26. PW1 and PW2 testified that the Appellant had left his panga at the former’s house. His evidence is that it is this panga that the Appellant had thrown at him as he demanded for money from him. PW3 who is the Appellant’s mum had come home on the afternoon of 15/05/2016 and found her panga missing. She confirmed that she lived with the Appellant in the same house.
27. When she received a report of his arrest on 16/05/2016 she went to the Mukuyuni patrol base. She was shown a panga which she identified as her missing one. It is the same panga that was found in PW1’s house having been left there by the Appellant.
28. This evidence connects very well. As per the Simiyu & Another (Supra) decision, the conditions for an identification let alone a recognition were favourable. There was sufficient light as described by PW1 and PW2. Secondly the Appellant was well known to them and so the issue of mistaken identity does not arise. Thirdly PW1 reported and gave the Appellant’s name to the assistant chief and the police. He is the one who even spotted the Appellant at Kyuasini market and alerted the administration.
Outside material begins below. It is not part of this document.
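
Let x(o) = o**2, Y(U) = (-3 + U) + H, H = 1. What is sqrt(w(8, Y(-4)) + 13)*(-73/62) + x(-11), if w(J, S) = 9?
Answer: 121 - 73*sqrt(22)/62 ≈ 115.48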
29. The evidence on the panga (EXB1) by PW1 and PW2 is supported and links up very well with the evidence of PW3 who is the Appellant’s step mum. The Appellant’s defence only talks about his arrest on 16/05/2016. He does not state where he was on 15/05/2016 at 9. 30 p.m. or thereabout. I am therefore satisfied that the conviction was well founded and should not be interfered with.
Issue no. (v) should the court interfere with sentence of death?
30. The Appellant was convicted and sentenced on 16th March 2017 before the Supreme Court decision in the Francis Karioko Muruatetu & Another –Vs- Republic [2017] eKLR. This decision gave sentencing courts discretion upon conviction of capital offences. Upon conviction the Appellant stated this in mitigation.
“Even if I am committed to jail, that will not help me.”
31. Inspite of his utterances which were made maybe because of bitterness, I would wish to look at other aspects of this case as I consider the appropriate sentence. The Appellant though armed with a panga which he threw at PW1, he did not injure him. He was also not able to steal anything from PW1. PW1 and the Appellant are also neighbours.
32. The record confirms that the Appellant was not released on bond, upon taking plea. He was therefore in remand custody from 18th May 2016 to 23rd May 2017 which is exactly one year. He has served about 2½ years of his sentence. I have taken all this into account.
33. Considering the circumstances of this case, I find that his stay in prison has opened his eyes to more meaningful things in life, instead of going for what he has not labored for.
34. The upshot is that the appeal against sentence has merit, while that against conviction is dismissed and conviction upheld. The death sentence is set aside and substituted with a sentence of seven (7) years imprisonment from the date of sentence by the trial court.(23rd May, 2017)
Orders accordingly.
Delivered, signed & dated this 28th day of November, 2019 in open Court at Makueni.